Direttore della Fao: "Il singolo può fare moltissimo"
Il direttore della Fao, Jose Graziano da Silva, sottolinea che "questo è un mondo in cui oggi 805 milioni di persone soffrono la fame, e 165 milioni sono bambini. Oltre due miliardi di persone soffrono di 'fame nascosta', cioè non assumono vitamine o minerali in misura sufficiente a condurre una vita sana e attiva".  Nella battaglia contro la fame, "il singolo può fare moltissimo. Pensiamo, ad esempio, al fatto che oggi un terzo del cibo venduto nelle nostre città viene buttato via, e con esso tutta l'acqua, l'energia e gli elementi utilizzati per produrlo", aggiunge da Silva. La Fao inoltre - si ricorda sul sito di Rai Expo dove si può ascoltare l'intervista ad Andrea Segré (professore di Politica agraria internazionale comparata) - stima che nel 2050 la popolazione mondiale raggiungerà i 9,2 miliardi di persone e il fabbisogno agricolo aumenterà del 70%.  

Galletti: "Lo spreco alimentare è una vergogna"
Anche il ministro dell'Ambiente ricorda l'importanza di questo argomento: "Lo spreco alimentare è una vergogna che chiama in causa ognuno di noi", scrive su twitter Gian Luca Galletti, in occasione della giornata nazionale contro lo spreco alimentare. "Expo 2015 - aggiugne Galletti - sarà un appuntamento per rispondere a una questione sociale, morale, ambientale".  

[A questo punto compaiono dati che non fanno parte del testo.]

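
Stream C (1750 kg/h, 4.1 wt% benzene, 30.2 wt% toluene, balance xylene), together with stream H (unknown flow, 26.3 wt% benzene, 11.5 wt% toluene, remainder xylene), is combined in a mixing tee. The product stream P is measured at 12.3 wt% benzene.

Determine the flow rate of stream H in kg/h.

Let H be the unknown flow. Total out = 1750 + H.
benzene balance: 71.75 + 0.263·H = 0.123·(1750 + H)
(0.263 − 0.123)·H = 0.123×1750 − 71.75 = 143.5
H = 143.5 / 0.140 = 1025 kg/h

1025 kg/h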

Il decalogo dell'Unione Nazionale dei Consumatori
Per limitare i prodotti che finiscono nella spazzatura e diventare cittadini più consapevoli basta seguire dieci semplici regole.  “La lotta allo spreco inizia al supermercato, quando si fa la spesa, e prosegue a casa, stando attenti a conservare i cibi nel modo più adeguato”, ricorda Massimiliano Dona, Segretario generale dell’Unione Nazionale Consumatori, che ha stilato il decalogo per non sprecare il cibo:

1)      Prima di andare al supermercato, preparare la lista della spesa, pianificando i pasti della settimana.
2)      Scegliere gli alimenti con una vita residua più lunga (spesso sono quelli meno in vista negli scaffali del supermercato).
3)      Non fare la spesa a stomaco vuoto: il carrello si riempirà più facilmente di prodotti inutili.
4)      Occhio ai formati convenienza: il 3X2 conviene solo se si consuma effettivamente il prodotto, altrimenti aumenta solo il rischio che finisca nella spazzatura.
5)      Una volta a casa, riporre con attenzione la spesa: gli alimenti più “nuovi” con una data di scadenza più lontana vanno dietro, mentre avanti vanno riposti quelli più vecchi per consumarli prima.
6)      La temperatura ideale per il frigorifero è di 4 gradi.
7)      Riporre, in frigo, ogni alimento nel posto giusto (frutta e verdura nei cassetti: pece e carne cruda al primo piano; carne cotta al secondo; affettati e formaggi più in alto; conserve aperte e uova ancora più su): in questo modo gli alimenti si conserveranno più a lungo.
8)      Congelare gli alimenti che avanzano scrivendo sul contenitore la data.
9)      Ricordare che gli alimenti scongelati e poi cotti possono essere ricongelati.
10)   Consiglio della nonna: prima di buttare, aprire, odorare, assaggiare e poi decidere.